I wonder how many images are required to train a network like this?

If it's in the millions, getting pre and post retouching image pairs in such a quantity is likely impractical.

Ah, right, that could also be a limitation.

Although I'm pretty sure Magnum Photos has a large quantity of images, but perhaps not all in a consistent style.

What exactly is awesome about it? What are they actually achieving that is impressive.

This is basically doing something at low resolution and applying the transformation to the high resolution image using a bilateral filter to make the interpolation respect edges. There isn't really anything new here except for the combination of buzzwords in the title.

I think this paper is showing that you "can" train an auto exposure/white balancing/edit flow algorithm with a DL pipeline, but the results do not necessarily mean it will outperform simple and cheaper auto exposure/white balancing algorithms that's out there. And the flexibility in this approach also allows masking and background removal.

However, most of the examples in the paper in fact shows improvements of exposure and color. If you import those images and tweak 3 or 4 adjustments of clarity, curves, exposure, saturation in Polarr or Lightroom, you will quickly get very close to the result produced by this paper. However, it is still impressive that it could get to an exposure histogram that looks exact like the ground truth.

Maybe someone can benchmark this against the Google photos auto enhance. A lot of people turn the auto-enhance in Google off because it sometimes create unnatural looks for photos, which are tolerable to everyday consumer but for pros it just looks bad.

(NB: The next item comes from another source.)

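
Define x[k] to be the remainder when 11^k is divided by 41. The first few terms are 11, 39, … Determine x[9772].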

Lastly, if you look very closely on the input images, some of them appears to be artificially adjusted to show how the model works. (last page, 4th row, fist image, which looks both underexposured and overexposured after damping brightness through post processing), and these input images are not always the type of images you can get from cameras.

Link to github repo is 404'ing (https://github.com/google/hdrnet)
They have added a tool tip. Now, it is saying coming this week
"Enhancement" meaning tone-mapping? Are neural networks really required for that? Seems like a lot of heavy machinery for the resulting filter, but maybe tone-mapping standards have gone up.
They imply "human operator" level retouching, so potentially some combination of tone mapping, unsharp mask, edge enhancement, etc. as a single NN operation. It's also <30ms for 1080p on mobile, so potentially better than average speed.
This is effectively "tone mapping" which is aware of context. Ie. a face and a shoe might have the exact same color, yet they can end up different colours after processing even if they appear in the same image.
this is the most complicated histo-stretch I've ever seen
Very interesting approach. And it is always great to see teams provide actual pre-trained models. The less work people have to put in to reproduce your claims, the more likely you are to be taken seriously.

The code unfortunately returns a 404 for now. Hopefully, that is fixed soon.

I find the examples of face brightening to detract from my impression of the entire work. Those images look so awkward, and are such poor photography that I'm not sure why someone would want to emulate them.